Creating a Native Plant Garden

June 7, 2017 2 min read

What exactly is a native plant?

It is a species that naturally occurs in a zone; it is adapted to the local soil and environment, making them great low maintenance addition to the garden. Native plants require less watering and deadheading and they need fewer pesticides and fertilizers.

Our Native Roots collection proves that a native plant garden is far from ordinary. Choosing species unique to your area celebrates Canada’s unique landscapes, forests, and parks. These can be planted in various locations such as containers, cottage gardens, and modern style landscapes.

Growing native plants can benefit ecosystems because they increase biodiversity and provide habitats for wildlife.

‘Jim Crocket’ False Aster

Asters can be found across North America. They are cherished for their purple or white flowers as temperatures cool down in autumn. The lush mounding foliage has a cloud of lavender daisy-like flowers with yellow centres. Grows well in full sun locations and loved by pollinators.

Jim Crockett Bolts Aster
Jim Crockett Bolts Aster

Black Eyed Susan

One of the most common flowering perennial that can be seen in many gardens across the country; and for a good reason! It will bloom golden yellow flowers from early summer to autumn. This plant attracts butterflies, bees, and birds such as goldfinches who snack on the seed heads.

Black-eyed Susan (rudbeckia)
Black-eyed Susan (rudbeckia)

‘Lady in Red’ & ‘Northern Maidenhair’ Fern

When walking through a forest at your local conversation area, it’s hard not to notice the lush textures and shades of ferns.
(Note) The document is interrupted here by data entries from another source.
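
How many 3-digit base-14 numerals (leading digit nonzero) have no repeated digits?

First digit: 13 (nonzero). Second: 13 (not first). Third: 12, etc.
Total: 13 x 13 x 12.

Final answer: 2028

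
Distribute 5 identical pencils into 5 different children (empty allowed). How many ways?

Stars and bars: C(n+k-1, k-1) = C(9,4).

Final answer: C(9,4) = 126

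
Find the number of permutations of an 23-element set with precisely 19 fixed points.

Choose which 19 elements are fixed: C(23,19) = 8855.
Derange the remaining 4 using D(j) = (j-1)(D(j-1) + D(j-2)), D(0)=1, D(1)=0: D(2)=1, D(3)=2, D(4)=9.
Total: 8855 x 9.

Final answer: C(23,19) D(4) = 79695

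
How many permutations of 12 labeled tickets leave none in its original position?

D(n) = (n-1)(D(n-1) + D(n-2)), D(0)=1, D(1)=0.
D(2) = 1 x (0 + 1) = 1
D(3) = 2 x (1 + 0) = 2
D(4) = 3 x (2 + 1) = 9
D(5) = 4 x (9 + 2) = 44
D(6) = 5 x (44 + 9) = 265
D(7) = 6 x (265 + 44) = 1854
D(8) = 7 x (1854 + 265) = 14833
D(9) = 8 x (14833 + 1854) = 133496
D(10) = 9 x (133496 + 14833) = 1334961
D(11) = 10 x (1334961 + 133496) = 14684570
D(12) = 11 x (D(11) + D(10)) = 11 x (14684570 + 1334961)

Final answer: D(12) = 176214841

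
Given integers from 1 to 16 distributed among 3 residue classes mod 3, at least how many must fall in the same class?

By pigeonhole with 16 objects and 3 categories: ceiling(16/3).

Final answer: 6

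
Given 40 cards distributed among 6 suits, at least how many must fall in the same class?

By pigeonhole with 40 objects and 6 categories: ceiling(40/6).

Final answer: 7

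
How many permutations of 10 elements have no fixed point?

D(n) = (n-1)(D(n-1) + D(n-2)), D(0)=1, D(1)=0.
D(2) = 1 x (0 + 1) = 1
D(3) = 2 x (1 + 0) = 2
D(4) = 3 x (2 + 1) = 9
D(5) = 4 x (9 + 2) = 44
D(6) = 5 x (44 + 9) = 265
D(7) = 6 x (265 + 44) = 1854
D(8) = 7 x (1854 + 265) = 14833
D(9) = 8 x (14833 + 1854) = 133496
D(10) = 9 x (D(9) + D(8)) = 9 x (133496 + 14833)

Final answer: D(10) = 1334961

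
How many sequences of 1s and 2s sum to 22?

Let f(n) be the number of climbs. Removing the last move (1 or 2 steps) gives f(n) = f(n-1) + f(n-2); base cases f(1)=1, f(2)=2.
Building up term by term: f(1)=1, f(2)=2, f(3)=3, f(4)=5, f(5)=8, f(6)=13, f(7)=21, f(8)=34, f(9)=55, f(10)=89, f(11)=144, f(12)=233, f(13)=377, f(14)=610, f(15)=987, f(16)=1597, f(17)=2584, f(18)=4181, f(19)=6765, f(20)=10946, f(21)=17711, f(22)=28657.

Final answer: 28657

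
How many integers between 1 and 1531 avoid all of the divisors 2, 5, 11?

|div by 2|=765, |div by 5|=306, |div by 11|=139.
|div by 2&5|=153, |div by 2&11|=69, |div by 5&11|=27, |div by all|=13.
By inclusion-exclusion, divisible by at least one: 765+306+139-153-69-27+13 = 974.
Not divisible by any: 1531 - 974.

Final answer: 557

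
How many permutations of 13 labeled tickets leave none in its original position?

Derangements satisfy D(n) = (n-1)(D(n-1) + D(n-2)), starting from D(0)=1, D(1)=0.
D(2) = 1 x (0 + 1) = 1
D(3) = 2 x (1 + 0) = 2
D(4) = 3 x (2 + 1) = 9
D(5) = 4 x (9 + 2) = 44
D(6) = 5 x (44 + 9) = 265
D(7) = 6 x (265 + 44) = 1854
D(8) = 7 x (1854 + 265) = 14833
D(9) = 8 x (14833 + 1854) = 133496
D(10) = 9 x (133496 + 14833) = 1334961
D(11) = 10 x (1334961 + 133496) = 14684570
D(12) = 11 x (14684570 + 1334961) = 176214841
D(13) = 12 x (D(12) + D(11)) = 12 x (176214841 + 14684570)

Final answer: D(13) = 2290792932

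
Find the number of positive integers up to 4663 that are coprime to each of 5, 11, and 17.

|div by 5|=932, |div by 11|=423, |div by 17|=274.
|div by 5&11|=84, |div by 5&17|=54, |div by 11&17|=24, |div by all|=4.
By inclusion-exclusion, divisible by at least one: 932+423+274-84-54-24+4 = 1471.
Not divisible by any: 4663 - 1471.

Final answer: 3192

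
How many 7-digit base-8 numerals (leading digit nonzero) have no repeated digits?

The leading digit has 7 choices (anything but zero); the next has 7 (anything but the first), then 6, and so on, one fewer each time.
Total: 7 x 7 x 6 x 5 x 4 x 3 x 2.

Final answer: 35280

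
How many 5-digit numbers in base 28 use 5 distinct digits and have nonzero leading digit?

The leading digit has 27 choices (anything but zero); the next has 27 (anything but the first), then 26, and so on, one fewer each time.
Total: 27 x 27 x 26 x 25 x 24.

Final answer: 11372400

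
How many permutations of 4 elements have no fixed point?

Derangements satisfy D(n) = (n-1)(D(n-1) + D(n-2)), starting from D(0)=1, D(1)=0.
Building up: D(2)=1, D(3)=2.
D(4) = 3 x (D(3) + D(2)) = 3 x (2 + 1).

Final answer: D(4) = 9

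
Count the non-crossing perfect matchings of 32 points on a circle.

The structures are counted by the Catalan number C_n. Here n = 32/2 = 16.
C_n = C(2n,n)/(n+1), so C_{16} = C(32,16)/17 = 601080390/17.

Final answer: C_{16} = 35357670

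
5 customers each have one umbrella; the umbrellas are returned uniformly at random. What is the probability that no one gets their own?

Derangements satisfy D(n) = (n-1)(D(n-1) + D(n-2)), starting from D(0)=1, D(1)=0.
Building up: D(2)=1, D(3)=2, D(4)=9, D(5)=44.
Total arrangements: 5! = 120.
Probability = D(5)/5! = 11/30.

Final answer: D(5)/5! = 44/120 = 0.366667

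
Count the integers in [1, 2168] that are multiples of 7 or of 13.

Multiples of 7: 309. Multiples of 13: 166. Of both (lcm=91): 23.
By inclusion-exclusion: 309 + 166 - 23.

Final answer: 452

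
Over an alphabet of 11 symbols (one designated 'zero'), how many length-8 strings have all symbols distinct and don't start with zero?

First digit: 10 (nonzero). Second: 10 (not first). Third: 9, etc.
Total: 10 x 10 x 9 x 8 x 7 x 6 x 5 x 4.

Final answer: 6048000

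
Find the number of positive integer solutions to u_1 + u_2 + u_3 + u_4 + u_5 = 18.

Substitute u'_i = u_i - 1 (so u'_i >= 0). Then sum u'_i = 18 - 5 = 13.
Stars and bars: C(13+5-1, 5-1) = C(17,4).

Final answer: C(17,4) = 2380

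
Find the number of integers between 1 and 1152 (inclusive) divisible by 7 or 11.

Multiples of 7: 164. Multiples of 11: 104. Of both (lcm=77): 14.
By inclusion-exclusion: 164 + 104 - 14.

Final answer: 254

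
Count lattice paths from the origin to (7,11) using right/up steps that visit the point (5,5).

Paths (0,0)->(5,5): C(10,5) = 252.
Paths (5,5)->(7,11): C(8,6) = 28.
By multiplication principle: 252 x 28.

Final answer: 7056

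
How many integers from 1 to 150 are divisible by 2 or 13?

Multiples of 2: 75. Multiples of 13: 11. Of both (lcm=26): 5.
By inclusion-exclusion: 75 + 11 - 5.

Final answer: 81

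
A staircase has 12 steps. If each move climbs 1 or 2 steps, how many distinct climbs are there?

Let f(n) be the number of climbs. Removing the last move (1 or 2 steps) gives f(n) = f(n-1) + f(n-2); base cases f(1)=1, f(2)=2.
Building up term by term: f(1)=1, f(2)=2, f(3)=3, f(4)=5, f(5)=8, f(6)=13, f(7)=21, f(8)=34, f(9)=55, f(10)=89, f(11)=144, f(12)=233.

Final answer: 233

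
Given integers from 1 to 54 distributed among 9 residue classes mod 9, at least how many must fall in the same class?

By pigeonhole with 54 objects and 9 categories: ceiling(54/9).

Final answer: 6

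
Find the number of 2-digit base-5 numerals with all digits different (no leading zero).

The leading digit has 4 choices (anything but zero); the next has 4 (anything but the first), then 3, and so on, one fewer each time.
Total: 4 x 4.

Final answer: 16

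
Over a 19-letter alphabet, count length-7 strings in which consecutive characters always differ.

Let g(n) count such strings. g(1) = 19, and each valid string of length n-1 extends in 18 ways (any symbol but the last), so g(n) = 18 g(n-1).
Total: g(7) = 19 x 18^6.

Final answer: 19 x 18^{6} = 646232256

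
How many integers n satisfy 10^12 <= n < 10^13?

First digit: 9 choices (1-9). Each of the remaining 12 digits: 10 choices.
Total: 9 x 10^12.

Final answer: 9000000000000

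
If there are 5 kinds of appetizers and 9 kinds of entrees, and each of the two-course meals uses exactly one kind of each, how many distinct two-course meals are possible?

By the multiplication principle: 5 x 9.

Final answer: 45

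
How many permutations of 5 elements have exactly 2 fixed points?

Choose which 2 elements are fixed: C(5,2) = 10.
Derange the remaining 3 using D(j) = (j-1)(D(j-1) + D(j-2)), D(0)=1, D(1)=0: D(2)=1, D(3)=2.
Total: 10 x 2.

Final answer: C(5,2) D(3) = 20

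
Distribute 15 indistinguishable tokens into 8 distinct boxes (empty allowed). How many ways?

Stars and bars: C(n+k-1, k-1) = C(22,7).

Final answer: C(22,7) = 170544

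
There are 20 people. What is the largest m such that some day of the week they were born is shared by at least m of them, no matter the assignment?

There are 7 possible values for day of the week they were born. With 20 people and 7 categories, by pigeonhole: ceiling(20/7).

Final answer: 3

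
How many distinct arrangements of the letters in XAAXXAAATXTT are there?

Letters (A:5, T:3, X:4). Total letters: 12.
Permutations = 12!/(5! x 4! x 3!).

Final answer: 27720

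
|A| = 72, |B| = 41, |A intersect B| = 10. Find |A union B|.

|A union B| = |A| + |B| - |A intersect B| = 72 + 41 - 10.

Final answer: 103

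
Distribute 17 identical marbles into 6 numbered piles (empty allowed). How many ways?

Stars and bars: C(n+k-1, k-1) = C(22,5).

Final answer: C(22,5) = 26334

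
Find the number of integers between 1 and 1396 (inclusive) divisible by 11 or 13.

Multiples of 11: 126. Multiples of 13: 107. Of both (lcm=143): 9.
By inclusion-exclusion: 126 + 107 - 9.

Final answer: 224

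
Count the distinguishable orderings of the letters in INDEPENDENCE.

Letters (C:1, D:2, E:4, I:1, N:3, P:1). Total letters: 12.
Permutations = 12!/(4! x 3! x 2!).

Final answer: 1663200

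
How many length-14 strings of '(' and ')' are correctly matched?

This is a standard Catalan-number count: the answer is C_n. Here n = 7 (pairs).
C_n = (2n)!/(n!(n+1)!), so C_{7} = 14!/(7! x 8!) = C(14,7)/8 = 3432/8.

Final answer: C_{7} = 429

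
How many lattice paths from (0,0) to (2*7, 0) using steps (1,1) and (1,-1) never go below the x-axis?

Total monotonic paths to (7,7): C(14,7) = 3432.
By the reflection principle, paths that go above the diagonal number C(14,8) = 3003.
Valid Dyck paths: 3432 - 3003.
(This is the Catalan number C_{7}.)

Final answer: C_{7} = 429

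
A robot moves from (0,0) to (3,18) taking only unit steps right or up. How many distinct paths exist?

Each path has 3 right steps and 18 up steps in some order (21 steps total).
Choose which 18 of the 21 steps are up: C(21,18).

Final answer: C(21,18) = 1330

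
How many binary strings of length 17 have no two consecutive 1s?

Classify by the final bit: ...0 gives a(n-1) strings, ...01 gives a(n-2) strings. Thus a(n) = a(n-1) + a(n-2) with a(1)=2, a(2)=3.
Computing successive values: a(1)=2, a(2)=3, a(3)=5, a(4)=8, a(5)=13, a(6)=21, a(7)=34, a(8)=55, a(9)=89, a(10)=144, a(11)=233, a(12)=377, a(13)=610, a(14)=987, a(15)=1597, a(16)=2584, a(17)=4181.

Final answer: 4181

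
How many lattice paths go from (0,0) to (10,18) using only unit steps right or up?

Each path has 10 right steps and 18 up steps in some order (28 steps total).
Choose which 18 of the 28 steps are up: C(28,18).

Final answer: C(28,18) = 13123110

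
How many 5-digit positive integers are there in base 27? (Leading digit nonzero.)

Leading digit: 26 options (nonzero). Other 4 digit(s): 27 options each.
Total: 26 x 27^4.

Final answer: 13817466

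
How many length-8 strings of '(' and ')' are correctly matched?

The structures are counted by the Catalan number C_n. Here n = 4 (pairs).
Using C_0 = 1 and C_(k+1) = C_k x 2(2k+1)/(k+2), build up term by term: C_1=1, C_2=2, C_3=5, C_4=14.

Final answer: C_{4} = 14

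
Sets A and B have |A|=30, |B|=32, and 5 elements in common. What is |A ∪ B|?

|A union B| = |A| + |B| - |A intersect B| = 30 + 32 - 5.

Final answer: 57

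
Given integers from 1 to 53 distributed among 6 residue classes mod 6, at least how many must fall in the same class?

By pigeonhole with 53 objects and 6 categories: ceiling(53/6).

Final answer: 9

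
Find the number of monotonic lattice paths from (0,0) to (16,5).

Each path has 16 right steps and 5 up steps in some order (21 steps total).
Choose which 5 of the 21 steps are up: C(21,5).

Final answer: C(21,5) = 20349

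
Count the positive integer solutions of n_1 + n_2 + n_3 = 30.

Substitute n'_i = n_i - 1 (so n'_i >= 0). Then sum n'_i = 30 - 3 = 27.
Stars and bars: C(27+3-1, 3-1) = C(29,2).

Final answer: C(29,2) = 406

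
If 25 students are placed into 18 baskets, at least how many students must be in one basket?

By the pigeonhole principle: ceiling(25/18).

Final answer: 2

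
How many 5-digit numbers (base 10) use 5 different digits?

First digit: 9 (not 0). Second: 9 (not first). Third: 8, etc.
Total: 9 x 9 x 8 x 7 x 6.

Final answer: 27216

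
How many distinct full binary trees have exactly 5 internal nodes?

This is counted by the nth Catalan number C_n. Here n = 5.
Using C_0 = 1 and C_(k+1) = C_k x 2(2k+1)/(k+2), build up term by term: C_1=1, C_2=2, C_3=5, C_4=14, C_5=42.

Final answer: C_{5} = 42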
We love panting them in areas that have partial to full shade areas in landscapes and containers. Keep well watered.

‘Northern Maidenhair’ has a unique mound of black-stemmed fronds with light green leaflets arranged in a fan. This variety is adaptable to all types of soil and grows in shade areas.

Sweet Woodruff

Spreading clumps of small green leaves with clusters of fragrant, tiny white flowers fill areas spring; it’s an excellent groundcover.

This perennial requires partial to full shade areas. Ideal for containers, rock gardens, and mass plantings.

Sweet Woodruff (galium odoratum)
Sweet Woodruff (galium odoratum)

‘Husker Red’ Beardtongue

This low maintenance perennial is tolerant of harsh conditions. Upright stems of very pale pink tubular blooms will appear in early summer until late summer.